Tutti hanno appreso, con non poco ma comprensibile sconcerto, degli episodi in cui sono rimasti coinvolti alcuni magistrati: Silvana Saguto, presidente della Sezione Misure di prevenzione del Tribunale di Palermo, che sembra aver fatto un uso distorto dei beni sequestrati ai mafiosi; Guglielmo Muntoni, omologo di Saguto a Roma, che, stando alle intercettazioni rese note dalla stampa, pare si sia offerto di “precettare i suoi amministratori” affinché chiamassero nell’amministrazione dei beni sequestrati il marito della stessa Saguto; infine, Anna Scognamiglio, giudice presso il Tribunale di Napoli, che sembra aver utilizzato il provvedimento relativo alla non applicabilità per il governatore della Campania della legge Severino al fine di aiutare il marito ad ottenere un prestigioso incarico in una Asl, sempre in Campania.

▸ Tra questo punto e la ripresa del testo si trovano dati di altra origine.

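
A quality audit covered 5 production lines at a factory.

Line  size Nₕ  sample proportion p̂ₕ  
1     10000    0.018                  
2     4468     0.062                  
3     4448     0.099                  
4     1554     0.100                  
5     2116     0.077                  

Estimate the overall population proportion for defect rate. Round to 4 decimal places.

N = 10000 + 4468 + 4448 + 1554 + 2116 = 22586.
Overall proportion = Σ (Nₕ/N)·p̂ₕ.
Σ Nₕp̂ₕ = 180 + 277.016 + 440.352 + 155.4 + 162.932 = 1215.7.
1215.7 / 22586 = 0.053825... → 0.0538.

0.0538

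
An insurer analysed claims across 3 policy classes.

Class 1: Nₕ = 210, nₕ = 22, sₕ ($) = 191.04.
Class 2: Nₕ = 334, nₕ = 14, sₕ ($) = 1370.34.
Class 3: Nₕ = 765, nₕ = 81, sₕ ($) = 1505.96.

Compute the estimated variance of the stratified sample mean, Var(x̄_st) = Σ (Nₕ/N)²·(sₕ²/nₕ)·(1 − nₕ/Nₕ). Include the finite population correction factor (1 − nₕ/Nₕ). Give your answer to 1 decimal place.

N = 1309. Term for each stratum: Wₕ²sₕ²/nₕ·(1−nₕ/Nₕ).
Var(x̄_st) = 38.2229 + 8366.5380 + 8550.2753 = 16955.0362 → 16955.0.

16955.0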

Tutte vicende di cronaca giudiziaria che offrono al popolo italiano, lo stesso in nome del quale sono emanate le sentenze, uno spaccato devastante dell’uso abnorme che un magistrato può fare degli atti giudiziari e che non possono non indurci ad amare riflessioni.
Nel ripensare alla ormai celebre distinzione, proposta dal dott. Bruno Tinti, tra magistrati “scalatori” e magistrati “spalatori”, siamo certi che la coscienza civile di tutti i cittadini non può che schierarsi dalla parte di questi ultimi, che tutti i giorni con onestà e abnegazione lavorano al solo scopo di emanare decisioni non solo in grande quantità, come ormai richiedono gli standard di produttività, ma anche e soprattutto “giuste”, cioè basate esclusivamente sullo studio degli atti e sull’applicazione della legge.
Sta di fatto che quest’immagine poco edificante della magistratura investe e travolge anche i magistrati “spalatori”. Eppure - per come le cose sono raccontate dai giornali, non avendo a nostra disposizione gli atti processuali - con la strumentalizzazione delle proprie funzioni che sembra essere stata operata dai magistrati di Palermo, Roma e Napoli, i poveri “spalatori” non solo non hanno niente a che fare, ma devono essere difesi da ogni immagine negativa, perché troppo curvati sui fascicoli per trovare il tempo di farlo da soli.
Quindi, non si può che invocare da parte del Consiglio superiore della magistratura, nella sua qualità di organo di autogoverno, la pronta adozione di provvedimenti che ridiano fiducia al popolo italiano e ai magistrati onesti, affinché, quando si pensa alla magistratura, non si pensi soltanto a coloro che ne compromettono l’immagine.